There are no cures, no David Blaine tricks or magic bullets. In this job, the bullets are fired in a coach’s direction, and just like Neo in the Matrix, it takes many great coaches a while to learn how to dodge them.

Muschamp is still dealing with that learning curve, whether he wants to admit it or not. How much he improves – and the level to which the team responds in kind – will determine how successful he can be as a head coach in the long run.[/EXPAND]


  1. Ryan says:

    Ok, you asked four questions in the beginning of the article and didn’t answer any of them. Disappointing, to say the least.
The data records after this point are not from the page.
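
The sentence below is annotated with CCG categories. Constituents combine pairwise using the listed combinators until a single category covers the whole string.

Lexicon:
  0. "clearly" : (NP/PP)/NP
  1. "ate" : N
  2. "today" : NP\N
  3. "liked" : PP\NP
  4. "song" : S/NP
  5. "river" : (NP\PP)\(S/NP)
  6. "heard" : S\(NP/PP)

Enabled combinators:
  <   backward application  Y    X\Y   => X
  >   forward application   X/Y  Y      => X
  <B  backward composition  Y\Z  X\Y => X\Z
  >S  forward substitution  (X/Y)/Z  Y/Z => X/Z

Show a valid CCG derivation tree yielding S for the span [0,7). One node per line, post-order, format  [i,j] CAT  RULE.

[0,1] (NP/PP)/NP  lex  "clearly"
[1,2] N  lex  "ate"
[2,3] NP\N  lex  "today"
[3,4] PP\NP  lex  "liked"
[4,5] S/NP  lex  "song"
[5,6] (NP\PP)\(S/NP)  lex  "river"
[4,6] NP\PP  <  k=5
[3,6] NP\NP  <B  k=4
[2,6] NP\N  <B  k=3
[1,6] NP  <  k=2
[0,6] NP/PP  >  k=1
[6,7] S\(NP/PP)  lex  "heard"
[0,7] S  <  k=6

[0,7] S   <
  [0,6] NP/PP   >
    [0,1] "clearly" : (NP/PP)/NP
    [1,6] NP   <
      [1,2] "ate" : N
      [2,6] NP\N   <B
        [2,3] "today" : NP\N
        [3,6] NP\NP   <B
          [3,4] "liked" : PP\NP
          [4,6] NP\PP   <
            [4,5] "song" : S/NP
            [5,6] "river" : (NP\PP)\(S/NP)
  [6,7] "heard" : S\(NP/PP)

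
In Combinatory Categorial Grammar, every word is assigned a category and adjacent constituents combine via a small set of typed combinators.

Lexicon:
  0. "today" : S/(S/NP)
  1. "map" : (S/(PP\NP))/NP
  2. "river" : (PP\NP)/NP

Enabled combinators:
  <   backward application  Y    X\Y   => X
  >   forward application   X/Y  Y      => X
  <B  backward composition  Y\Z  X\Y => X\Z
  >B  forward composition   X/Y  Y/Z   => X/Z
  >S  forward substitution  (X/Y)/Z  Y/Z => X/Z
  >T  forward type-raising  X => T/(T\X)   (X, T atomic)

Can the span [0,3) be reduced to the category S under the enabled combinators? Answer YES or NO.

[0,3] S   >
  [0,1] "today" : S/(S/NP)
  [1,3] S/NP   >S
    [1,2] "map" : (S/(PP\NP))/NP
    [2,3] "river" : (PP\NP)/NP

YES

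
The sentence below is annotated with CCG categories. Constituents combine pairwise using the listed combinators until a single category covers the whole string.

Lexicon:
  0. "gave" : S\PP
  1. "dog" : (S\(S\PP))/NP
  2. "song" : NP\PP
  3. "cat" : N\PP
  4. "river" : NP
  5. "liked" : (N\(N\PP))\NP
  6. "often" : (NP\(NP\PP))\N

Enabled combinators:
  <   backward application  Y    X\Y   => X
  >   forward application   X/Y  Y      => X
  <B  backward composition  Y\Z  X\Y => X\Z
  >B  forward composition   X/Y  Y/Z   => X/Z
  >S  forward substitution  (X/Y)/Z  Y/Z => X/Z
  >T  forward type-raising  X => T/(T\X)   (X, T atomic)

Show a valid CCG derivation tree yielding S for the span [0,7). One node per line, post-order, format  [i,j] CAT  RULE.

[0,1] S\PP  lex  "gave"
[1,2] (S\(S\PP))/NP  lex  "dog"
[2,3] NP\PP  lex  "song"
[3,4] N\PP  lex  "cat"
[4,5] NP  lex  "river"
[5,6] (N\(N\PP))\NP  lex  "liked"
[4,6] N\(N\PP)  <  k=5
[3,6] N  <  k=4
[6,7] (NP\(NP\PP))\N  lex  "often"
[3,7] NP\(NP\PP)  <  k=6
[2,7] NP  <  k=3
[1,7] S\(S\PP)  >  k=2
[0,7] S  <  k=1

[0,7] S   <
  [0,1] "gave" : S\PP
  [1,7] S\(S\PP)   >
    [1,2] "dog" : (S\(S\PP))/NP
    [2,7] NP   <
      [2,3] "song" : NP\PP
      [3,7] NP\(NP\PP)   <
        [3,6] N   <
          [3,4] "cat" : N\PP
          [4,6] N\(N\PP)   <
            [4,5] "river" : NP
            [5,6] "liked" : (N\(N\PP))\NP
        [6,7] "often" : (NP\(NP\PP))\N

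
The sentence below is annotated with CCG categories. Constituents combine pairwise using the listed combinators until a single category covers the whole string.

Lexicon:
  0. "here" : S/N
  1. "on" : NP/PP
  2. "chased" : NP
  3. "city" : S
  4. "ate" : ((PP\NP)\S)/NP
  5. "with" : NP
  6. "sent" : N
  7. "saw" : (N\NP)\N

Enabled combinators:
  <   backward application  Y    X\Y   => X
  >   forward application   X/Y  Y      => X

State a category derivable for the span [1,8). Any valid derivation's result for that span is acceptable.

[0,8] S   >
  [0,1] "here" : S/N
  [1,8] N   <
    [1,6] NP   >
      [1,2] "on" : NP/PP
      [2,6] PP   <
        [2,3] "chased" : NP
        [3,6] PP\NP   <
          [3,4] "city" : S
          [4,6] (PP\NP)\S   >
            [4,5] "ate" : ((PP\NP)\S)/NP
            [5,6] "with" : NP
    [6,8] N\NP   <
      [6,7] "sent" : N
      [7,8] "saw" : (N\NP)\N

N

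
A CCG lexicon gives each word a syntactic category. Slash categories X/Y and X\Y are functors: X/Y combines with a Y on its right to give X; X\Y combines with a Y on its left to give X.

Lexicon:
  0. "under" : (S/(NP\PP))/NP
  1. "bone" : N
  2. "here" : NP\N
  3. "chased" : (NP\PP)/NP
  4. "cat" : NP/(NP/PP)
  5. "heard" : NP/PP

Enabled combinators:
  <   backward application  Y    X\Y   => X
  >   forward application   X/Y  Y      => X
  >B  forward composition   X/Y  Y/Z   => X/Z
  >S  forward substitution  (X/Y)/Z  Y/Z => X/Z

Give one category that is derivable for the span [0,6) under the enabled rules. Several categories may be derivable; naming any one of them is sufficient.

[0,6] S   >
  [0,3] S/(NP\PP)   >
    [0,1] "under" : (S/(NP\PP))/NP
    [1,3] NP   <
      [1,2] "bone" : N
      [2,3] "here" : NP\N
  [3,6] NP\PP   >
    [3,4] "chased" : (NP\PP)/NP
    [4,6] NP   >
      [4,5] "cat" : NP/(NP/PP)
      [5,6] "heard" : NP/PP

S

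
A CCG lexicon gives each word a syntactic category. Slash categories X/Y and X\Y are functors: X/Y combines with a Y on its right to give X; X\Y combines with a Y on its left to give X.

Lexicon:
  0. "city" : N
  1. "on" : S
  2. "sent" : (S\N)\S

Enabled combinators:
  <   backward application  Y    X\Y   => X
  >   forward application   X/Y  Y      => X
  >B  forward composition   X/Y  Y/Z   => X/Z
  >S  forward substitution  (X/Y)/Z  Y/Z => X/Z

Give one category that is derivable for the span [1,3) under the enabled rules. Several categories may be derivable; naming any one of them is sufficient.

S\N

[0,3] S   <
  [0,1] "city" : N
  [1,3] S\N   <
    [1,2] "on" : S
    [2,3] "sent" : (S\N)\S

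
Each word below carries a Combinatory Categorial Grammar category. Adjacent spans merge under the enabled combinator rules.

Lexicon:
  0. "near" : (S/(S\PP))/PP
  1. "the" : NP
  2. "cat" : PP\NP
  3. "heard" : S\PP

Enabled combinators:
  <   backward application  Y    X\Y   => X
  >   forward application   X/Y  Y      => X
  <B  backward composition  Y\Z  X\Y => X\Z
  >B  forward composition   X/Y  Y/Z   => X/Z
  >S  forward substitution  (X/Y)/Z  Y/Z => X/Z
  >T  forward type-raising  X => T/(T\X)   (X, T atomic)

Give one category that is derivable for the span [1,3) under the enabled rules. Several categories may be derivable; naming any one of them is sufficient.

[0,4] S   >
  [0,3] S/(S\PP)   >
    [0,1] "near" : (S/(S\PP))/PP
    [1,3] PP   <
      [1,2] "the" : NP
      [2,3] "cat" : PP\NP
  [3,4] "heard" : S\PP

PP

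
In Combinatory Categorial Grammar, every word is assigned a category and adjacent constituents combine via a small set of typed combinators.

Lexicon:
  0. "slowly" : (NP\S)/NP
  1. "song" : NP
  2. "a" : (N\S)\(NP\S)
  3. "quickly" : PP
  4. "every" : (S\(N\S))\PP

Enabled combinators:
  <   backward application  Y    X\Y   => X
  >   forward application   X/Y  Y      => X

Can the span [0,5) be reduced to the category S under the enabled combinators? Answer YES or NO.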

    • I think Marc’s point was along the lines of “you’re asking all of these questions but it is too early to tell whose fault anything is because he’s just getting started,” hence the direction of the piece.

  2. Ken (CA) says:

    I think the premise of this article is bad. There may be no such thing as a quick fix in CFB, but this team wasn’t in the need of a quick fix, there was tons of talent that was raw. Urban Meyer stepped into the same situation when he came in, and probably had even less talent overall. The difference was Meyer evaluated the talent he had and molded his offense/defense around what he had and slowly implemented his full scheme as he got more players that fit it better. Muschamp is trying to pound a square peg in a round hole, and the lack of results show how successful that is. Meyer put his playlers in a position to succeed and win and Muschamp hasn’t. This could easily have been a 10-2 team (or even better) with the talent we had out there, raw as it was, if we played more to the srengths rather than a team hoping for a win over Furman!! just to qualify for the GMAC bowl or whatever the low tier bowl is in the SEC nowadays.

  3. Zach says:

    Id be willing to bet Meyer would have the same record at this point with the previous coaching staff. ‘Tons of talent’?! Lets pretend thats right for a second, how many junior/seniors who contrubute meaningful snaps are on this team?(4, maybe) The vast majority of our talent is in the soph/freshman classes, and nobody is going 10-2 in the first year of a new system with that much youth. Muschamp is going to be great in a few years, the ‘noise’ has already ran off 1 good coach, lets not let it happen again.

  4. Donnie wise says:

    I feel it’s a great article and very refreshing to see that there is still some gator fans that are realalistic. I really didn’t expect much from our football team this year and to be honest I was very pleased with both performances in the past 2 games. My personal feeling is that 2013 is the year everything will fall back into place. That is if we get the recruits we need. As we all see now it’s not about the 5* ratings from rivals and ESPN. Its more about desire and hunger, and if anyone thinks urban would have a better record at this point then they are most likely very dim in there football IQ. If Brantley was a junior I would have higher hopes for next year too. But with a true sophomore QB ( most likely Brisset) leading the charge and probably a ton of freshman in the 2 deep I really think we’re still a couple years out. I guess the big question is, does muschamp have that long of a leash?

    • GG says:

      He has to absolutely nail this recruiting class or the noise cranks up…..may not survive it. The leash is short in Gator Nation.

  5. John S says:

    The decision to completely overhaul the offensive and defensive schemes immediately was solely Muschamp’s. It’s a big reason for the attrition and lack of depth. He needs to show he can motivate his players, and so far in the 4th quarter I haven’t seen it. He certainly has all of next year before Foley would really grow impatient, and likely another year after that. But as fans we certainly have the right to complain when we have a below average team. Now if he can beat FSU at home, and maybe Ohio State in the Gator Bowl, I will certainly apologize and gladly eat crow.

  6. DT says:

    I learned absolutely nothing from this article. Where is the analysis?

    If you at going to pose a question (or four) at least try to answer one.